DIABLERO, a supernatural thriller that featured a resurrected, demon-possessed Blackbeard the Pirate, was published first in paperback by Nightbird Publishing in 2010 and then by Crossroad Press as an eBook in 2011.

So why do a self-published book, you may ask? Well, I think I can sum it up in one word: vanity. I wanted to get my collection of short stories out there, and none of my publishers wanted to publish a short-story collection. So I figured, what the hey, I’ll just do it myself. Shadowland was published as an eBook in 2011 with Amazon, Sony and elsewhere. 
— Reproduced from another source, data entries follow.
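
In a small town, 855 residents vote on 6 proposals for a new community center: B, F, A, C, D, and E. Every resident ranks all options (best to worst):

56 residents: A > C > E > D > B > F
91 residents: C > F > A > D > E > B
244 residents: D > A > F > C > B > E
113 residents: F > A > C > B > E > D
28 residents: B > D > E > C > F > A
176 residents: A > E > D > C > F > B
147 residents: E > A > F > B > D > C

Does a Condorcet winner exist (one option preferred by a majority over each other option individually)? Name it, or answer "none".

A

A vs B: 827–28 for A.
A vs F: 623–232 for A.
A vs C: 736–119 for A.
A vs D: 583–272 for A.
A vs E: 680–175 for A.
A beats every other option head-to-head.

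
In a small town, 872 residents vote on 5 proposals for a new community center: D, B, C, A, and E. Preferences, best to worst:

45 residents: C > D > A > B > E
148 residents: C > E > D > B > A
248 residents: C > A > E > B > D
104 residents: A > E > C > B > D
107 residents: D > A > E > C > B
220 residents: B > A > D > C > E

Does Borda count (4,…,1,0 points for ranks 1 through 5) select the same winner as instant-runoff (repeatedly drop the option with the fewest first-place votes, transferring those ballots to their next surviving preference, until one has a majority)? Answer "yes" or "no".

Borda — scores: D 1299, B 1425, C 2299, A 2231, E 1466. Winner: C.
Instant-runoff — R1 D 107, B 220, C 441, A 104, E 0 (C winner). Winner: C.
The two methods agree.

yes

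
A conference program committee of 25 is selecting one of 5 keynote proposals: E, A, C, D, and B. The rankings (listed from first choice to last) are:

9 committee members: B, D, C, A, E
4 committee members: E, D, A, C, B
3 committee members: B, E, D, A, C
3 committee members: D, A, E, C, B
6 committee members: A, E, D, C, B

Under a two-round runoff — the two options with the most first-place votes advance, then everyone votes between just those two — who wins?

Round 1 first-place votes: E 4, A 6, C 0, D 3, B 12.
B and A advance.
Runoff: B is preferred to A by 12 voters; A by 13.
A wins the runoff.

A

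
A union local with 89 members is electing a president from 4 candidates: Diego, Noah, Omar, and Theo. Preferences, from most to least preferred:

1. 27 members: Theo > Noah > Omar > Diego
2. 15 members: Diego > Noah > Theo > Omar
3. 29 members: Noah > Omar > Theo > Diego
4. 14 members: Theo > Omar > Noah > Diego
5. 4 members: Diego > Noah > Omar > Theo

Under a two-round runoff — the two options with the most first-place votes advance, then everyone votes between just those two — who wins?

Round 1 first-place votes: Diego 19, Noah 29, Omar 0, Theo 41.
Theo and Noah advance.
Runoff: Theo is preferred to Noah by 41 voters; Noah by 48.
Noah wins the runoff.

Noah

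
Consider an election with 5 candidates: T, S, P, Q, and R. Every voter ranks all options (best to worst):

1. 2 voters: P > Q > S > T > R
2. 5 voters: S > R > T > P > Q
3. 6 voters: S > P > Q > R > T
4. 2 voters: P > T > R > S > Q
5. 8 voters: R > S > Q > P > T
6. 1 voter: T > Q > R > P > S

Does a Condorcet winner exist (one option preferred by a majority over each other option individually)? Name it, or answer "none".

S vs T: 21–3 for S.
S vs P: 19–5 for S.
S vs Q: 21–3 for S.
S vs R: 13–11 for S.
S beats every other option head-to-head.

S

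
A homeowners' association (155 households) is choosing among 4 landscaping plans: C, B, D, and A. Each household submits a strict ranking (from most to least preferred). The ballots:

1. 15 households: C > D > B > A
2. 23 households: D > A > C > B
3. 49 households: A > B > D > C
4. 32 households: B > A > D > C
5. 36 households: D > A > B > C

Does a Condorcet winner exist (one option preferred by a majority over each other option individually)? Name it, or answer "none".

A vs C: 140–15 for A.
A vs B: 108–47 for A.
A vs D: 81–74 for A.
A beats every other option head-to-head.

A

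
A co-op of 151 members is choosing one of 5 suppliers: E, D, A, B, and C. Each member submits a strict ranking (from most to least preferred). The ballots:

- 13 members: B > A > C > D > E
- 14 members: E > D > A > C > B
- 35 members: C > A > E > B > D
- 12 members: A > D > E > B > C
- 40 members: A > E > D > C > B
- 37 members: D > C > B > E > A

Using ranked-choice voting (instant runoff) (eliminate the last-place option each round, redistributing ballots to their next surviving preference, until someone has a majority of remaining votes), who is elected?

A

Round 1: E 14, D 37, A 52, B 13, C 35. Eliminate B.
Round 2: E 14, D 37, A 65, C 35. Eliminate E.
Round 3: D 51, A 65, C 35. Eliminate C.
Round 4: D 51, A 100. A has a majority.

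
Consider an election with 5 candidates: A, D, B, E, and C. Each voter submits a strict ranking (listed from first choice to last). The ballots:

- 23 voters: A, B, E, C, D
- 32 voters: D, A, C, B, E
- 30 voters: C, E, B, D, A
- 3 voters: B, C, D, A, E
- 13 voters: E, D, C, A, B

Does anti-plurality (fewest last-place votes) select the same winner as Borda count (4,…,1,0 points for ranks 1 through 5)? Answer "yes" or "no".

Anti-plurality — last-place votes: A 30, D 23, B 13, E 35, C 0. Winner: C.
Borda — scores: A 204, D 203, B 173, E 188, C 242. Winner: C.
The two methods agree.

yes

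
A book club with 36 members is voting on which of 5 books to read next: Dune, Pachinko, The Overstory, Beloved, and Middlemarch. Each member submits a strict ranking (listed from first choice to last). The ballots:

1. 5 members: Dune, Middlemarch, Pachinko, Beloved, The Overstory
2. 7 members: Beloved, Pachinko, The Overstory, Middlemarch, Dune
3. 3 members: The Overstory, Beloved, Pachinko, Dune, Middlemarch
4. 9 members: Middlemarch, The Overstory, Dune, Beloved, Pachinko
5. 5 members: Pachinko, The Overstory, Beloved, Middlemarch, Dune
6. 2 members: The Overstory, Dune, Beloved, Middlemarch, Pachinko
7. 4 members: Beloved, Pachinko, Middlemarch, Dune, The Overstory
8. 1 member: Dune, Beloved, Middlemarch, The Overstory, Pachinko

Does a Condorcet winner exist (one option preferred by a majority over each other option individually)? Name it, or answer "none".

none

Checking pairwise contests:
Pachinko beats Dune 19–17.
Beloved beats Pachinko 26–10.
Pachinko beats The Overstory 21–15.
The Overstory beats Beloved 19–17.
Pachinko beats Middlemarch 19–17.
Every option loses at least one head-to-head, so there is no Condorcet winner.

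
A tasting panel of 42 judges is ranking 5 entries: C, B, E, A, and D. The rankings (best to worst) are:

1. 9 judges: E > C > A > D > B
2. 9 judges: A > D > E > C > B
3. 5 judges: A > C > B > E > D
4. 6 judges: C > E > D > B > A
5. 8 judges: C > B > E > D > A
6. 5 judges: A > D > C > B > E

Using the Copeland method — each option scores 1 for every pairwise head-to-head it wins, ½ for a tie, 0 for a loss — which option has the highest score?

C

C: beats B, E, A, and D → score 4.
B: loses to C, E, A, and D → score 0.
E: beats B, A, and D; loses to C → score 3.
A: beats B and D; loses to C and E → score 2.
D: beats B; loses to C, E, and A → score 1.
C has the best pairwise record.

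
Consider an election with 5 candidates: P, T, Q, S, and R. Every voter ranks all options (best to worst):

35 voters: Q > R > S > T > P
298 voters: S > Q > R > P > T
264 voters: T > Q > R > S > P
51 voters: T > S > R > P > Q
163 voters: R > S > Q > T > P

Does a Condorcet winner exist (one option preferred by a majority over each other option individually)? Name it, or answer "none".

Checking pairwise contests:
T beats P 513–298.
Q beats T 496–315.
S beats Q 512–299.
R beats S 462–349.
Q beats R 597–214.
Every option loses at least one head-to-head, so there is no Condorcet winner.

none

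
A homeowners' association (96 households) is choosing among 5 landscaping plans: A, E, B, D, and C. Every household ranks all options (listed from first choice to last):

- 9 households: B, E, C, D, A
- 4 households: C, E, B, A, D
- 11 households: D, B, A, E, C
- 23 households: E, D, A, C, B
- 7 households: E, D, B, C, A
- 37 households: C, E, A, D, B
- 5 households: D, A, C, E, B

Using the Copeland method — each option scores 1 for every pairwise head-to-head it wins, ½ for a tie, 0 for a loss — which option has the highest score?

A: beats B; loses to E, D, and C → score 1.
E: beats A, B, D, and C → score 4.
B: loses to A, E, D, and C → score 0.
D: beats A and B; loses to E and C → score 2.
C: beats A, B, and D; loses to E → score 3.
E has the best pairwise record.

E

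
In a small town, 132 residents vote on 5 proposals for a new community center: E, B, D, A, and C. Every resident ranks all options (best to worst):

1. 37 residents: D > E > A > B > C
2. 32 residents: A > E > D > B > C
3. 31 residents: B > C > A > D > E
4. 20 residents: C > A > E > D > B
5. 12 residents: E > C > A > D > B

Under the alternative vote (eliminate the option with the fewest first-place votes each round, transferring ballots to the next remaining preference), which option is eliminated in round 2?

B

Round 1: E 12, B 31, D 37, A 32, C 20. Eliminate E.
Round 2: B 31, D 37, A 32, C 32. Eliminate B.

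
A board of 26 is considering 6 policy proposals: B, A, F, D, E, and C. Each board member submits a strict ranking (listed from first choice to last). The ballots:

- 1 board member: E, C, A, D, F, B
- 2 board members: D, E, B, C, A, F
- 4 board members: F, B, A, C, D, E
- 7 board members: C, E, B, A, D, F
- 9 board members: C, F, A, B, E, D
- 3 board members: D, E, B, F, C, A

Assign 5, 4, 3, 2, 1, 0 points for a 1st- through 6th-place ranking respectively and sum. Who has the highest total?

C

B: 1·0 + 2·3 + 4·4 + 7·3 + 9·2 + 3·3 = 70
A: 1·3 + 2·1 + 4·3 + 7·2 + 9·3 + 3·0 = 58
F: 1·1 + 2·0 + 4·5 + 7·0 + 9·4 + 3·2 = 63
D: 1·2 + 2·5 + 4·1 + 7·1 + 9·0 + 3·5 = 38
E: 1·5 + 2·4 + 4·0 + 7·4 + 9·1 + 3·4 = 62
C: 1·4 + 2·2 + 4·2 + 7·5 + 9·5 + 3·1 = 99
C has the highest Borda score (99).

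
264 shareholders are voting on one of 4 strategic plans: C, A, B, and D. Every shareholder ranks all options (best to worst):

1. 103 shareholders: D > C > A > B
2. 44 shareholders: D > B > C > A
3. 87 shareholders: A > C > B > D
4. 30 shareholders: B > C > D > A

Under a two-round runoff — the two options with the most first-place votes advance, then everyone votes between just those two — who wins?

Round 1 first-place votes: C 0, A 87, B 30, D 147.
D and A advance.
Runoff: D is preferred to A by 177 voters; A by 87.
D wins the runoff.

D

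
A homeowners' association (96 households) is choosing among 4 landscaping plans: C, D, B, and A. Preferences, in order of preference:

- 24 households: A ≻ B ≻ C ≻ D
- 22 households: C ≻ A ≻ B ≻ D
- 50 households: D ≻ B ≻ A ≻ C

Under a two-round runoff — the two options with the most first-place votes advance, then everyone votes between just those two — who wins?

Round 1 first-place votes: C 22, D 50, B 0, A 24.
D and A advance.
Runoff: D is preferred to A by 50 voters; A by 46.
D wins the runoff.

D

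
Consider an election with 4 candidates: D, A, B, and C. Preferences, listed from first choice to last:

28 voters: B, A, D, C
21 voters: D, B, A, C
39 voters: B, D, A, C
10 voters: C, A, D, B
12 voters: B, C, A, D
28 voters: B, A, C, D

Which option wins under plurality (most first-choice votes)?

First-place votes: D 21, A 0, B 107, C 10.
B has the most first-place votes.

B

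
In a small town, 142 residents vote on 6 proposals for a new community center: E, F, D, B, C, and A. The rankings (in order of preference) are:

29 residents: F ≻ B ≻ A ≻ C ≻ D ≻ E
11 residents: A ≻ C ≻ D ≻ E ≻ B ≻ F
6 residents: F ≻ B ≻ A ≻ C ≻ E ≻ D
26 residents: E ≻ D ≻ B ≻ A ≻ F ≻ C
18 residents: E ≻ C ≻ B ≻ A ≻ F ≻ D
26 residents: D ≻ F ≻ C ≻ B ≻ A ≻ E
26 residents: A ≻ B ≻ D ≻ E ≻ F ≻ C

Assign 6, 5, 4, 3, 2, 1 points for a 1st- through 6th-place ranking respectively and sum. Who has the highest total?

E: 29·1 + 11·3 + 6·2 + 26·6 + 18·6 + 26·1 + 26·3 = 442
F: 29·6 + 11·1 + 6·6 + 26·2 + 18·2 + 26·5 + 26·2 = 491
D: 29·2 + 11·4 + 6·1 + 26·5 + 18·1 + 26·6 + 26·4 = 516
B: 29·5 + 11·2 + 6·5 + 26·4 + 18·4 + 26·3 + 26·5 = 581
C: 29·3 + 11·5 + 6·3 + 26·1 + 18·5 + 26·4 + 26·1 = 406
A: 29·4 + 11·6 + 6·4 + 26·3 + 18·3 + 26·2 + 26·6 = 546
B has the highest Borda score (581).

B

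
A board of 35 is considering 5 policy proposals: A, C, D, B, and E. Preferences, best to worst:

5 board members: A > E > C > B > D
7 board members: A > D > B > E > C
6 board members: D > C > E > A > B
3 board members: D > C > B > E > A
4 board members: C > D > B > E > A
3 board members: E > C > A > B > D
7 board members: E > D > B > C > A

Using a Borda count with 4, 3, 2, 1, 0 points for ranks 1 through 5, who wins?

A: 5·4 + 7·4 + 6·1 + 3·0 + 4·0 + 3·2 + 7·0 = 60
C: 5·2 + 7·0 + 6·3 + 3·3 + 4·4 + 3·3 + 7·1 = 69
D: 5·0 + 7·3 + 6·4 + 3·4 + 4·3 + 3·0 + 7·3 = 90
B: 5·1 + 7·2 + 6·0 + 3·2 + 4·2 + 3·1 + 7·2 = 50
E: 5·3 + 7·1 + 6·2 + 3·1 + 4·1 + 3·4 + 7·4 = 81
D has the highest Borda score (90).

D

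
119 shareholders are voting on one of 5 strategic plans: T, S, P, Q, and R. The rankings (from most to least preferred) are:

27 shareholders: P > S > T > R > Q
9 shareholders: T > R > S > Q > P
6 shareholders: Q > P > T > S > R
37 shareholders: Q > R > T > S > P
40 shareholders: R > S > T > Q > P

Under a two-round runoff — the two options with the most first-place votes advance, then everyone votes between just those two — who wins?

Round 1 first-place votes: T 9, S 0, P 27, Q 43, R 40.
Q and R advance.
Runoff: Q is preferred to R by 43 voters; R by 76.
R wins the runoff.

R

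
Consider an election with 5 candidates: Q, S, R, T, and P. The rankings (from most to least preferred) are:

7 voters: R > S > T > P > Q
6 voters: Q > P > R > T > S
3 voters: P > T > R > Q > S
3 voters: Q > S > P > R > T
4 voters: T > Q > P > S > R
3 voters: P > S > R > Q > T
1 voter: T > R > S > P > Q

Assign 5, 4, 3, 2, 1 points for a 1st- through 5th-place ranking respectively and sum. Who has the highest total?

Q: 7·1 + 6·5 + 3·2 + 3·5 + 4·4 + 3·2 + 1·1 = 81
S: 7·4 + 6·1 + 3·1 + 3·4 + 4·2 + 3·4 + 1·3 = 72
R: 7·5 + 6·3 + 3·3 + 3·2 + 4·1 + 3·3 + 1·4 = 85
T: 7·3 + 6·2 + 3·4 + 3·1 + 4·5 + 3·1 + 1·5 = 76
P: 7·2 + 6·4 + 3·5 + 3·3 + 4·3 + 3·5 + 1·2 = 91
P has the highest Borda score (91).

P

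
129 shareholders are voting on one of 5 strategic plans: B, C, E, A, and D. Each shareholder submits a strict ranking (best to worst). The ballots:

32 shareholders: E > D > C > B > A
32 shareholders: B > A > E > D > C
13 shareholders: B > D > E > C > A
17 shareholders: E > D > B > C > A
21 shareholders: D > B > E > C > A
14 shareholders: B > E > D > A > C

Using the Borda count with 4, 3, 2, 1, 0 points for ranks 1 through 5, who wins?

E

B: 32·1 + 32·4 + 13·4 + 17·2 + 21·3 + 14·4 = 365
C: 32·2 + 32·0 + 13·1 + 17·1 + 21·1 + 14·0 = 115
E: 32·4 + 32·2 + 13·2 + 17·4 + 21·2 + 14·3 = 370
A: 32·0 + 32·3 + 13·0 + 17·0 + 21·0 + 14·1 = 110
D: 32·3 + 32·1 + 13·3 + 17·3 + 21·4 + 14·2 = 330
E has the highest Borda score (370).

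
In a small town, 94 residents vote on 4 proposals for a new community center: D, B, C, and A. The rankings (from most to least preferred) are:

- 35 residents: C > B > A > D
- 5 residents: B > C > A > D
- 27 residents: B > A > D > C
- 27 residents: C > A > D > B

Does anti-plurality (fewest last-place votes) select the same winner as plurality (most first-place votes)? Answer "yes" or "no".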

I won’t say it was a bad decision—it was what it was. But only one of the stories, Gray Area, had gone through any kind of rigorous editing. The rest were stories that I had written and reworked several times. 

I hate to admit it, but it shows. Although several of the stories have since been edited and published elsewhere, (see Shadowland inVoluted Tales Magazine #2), they weren’t really the best they could be. Unfortunately, I didn’t have access to any editors that charged less than $1,000 per manuscript, which really wasn’t in my budget. 

I said all that to say this: editing really does make a difference. I love my editors at DarkFuse and Crossroad Press—they give a professional edge to my writing by making sure the story has continuity, catching grammatical and punctuation errors that I otherwise would have missed, and even helping reword things that could be said in a better, more concise way. I would have to pay someone several thousand dollars to do what they do, so I am eternally thankful to have their expertise.

For my second novel, LILITH, a supernatural thriller that puts a mythological creature aboard an aircraft carrier in the middle of the ocean, I was ready to pay a tidy sum for a good editor. But DarkFuse made an offer before I did so, and author Greg Gifune ended up being my editor, so I was happy.

My next book, GOD PARTICLE, a young adult sci-fi thriller that features Chloe Johansson, a globe-trotting sixteen-year-old MIT prodigy, is due out June 4, 2013 and will be published by Crossroad press. My editor there, David Dodd, did an excellent job catching all my dumb mistakes and I think improved my chances of getting good sales. Not a bad thing. 

If you decide to self-publish, my advice is spend the money and find yourself the best editor you can afford, one that knows the business and knows what to look for in a manuscript. Believe me, the money will be well-spent. Don’t put a half-assed manuscript out there, because readers judge you by the quality of your writing, and if one manuscript isn’t up to par, it could affect the sales of any other books you publish.

Michael Garrett, who once worked with Stephen King and other big name authors, offers an excellent service at a reasonable price for anyone who is interested. I only mention him because I was so impressed with his attitude and work ethic. There are probably many other good editors out there, but do your research and make sure they know what they’re talking about, otherwise you’ll spend a fortune and have nothing to show for it.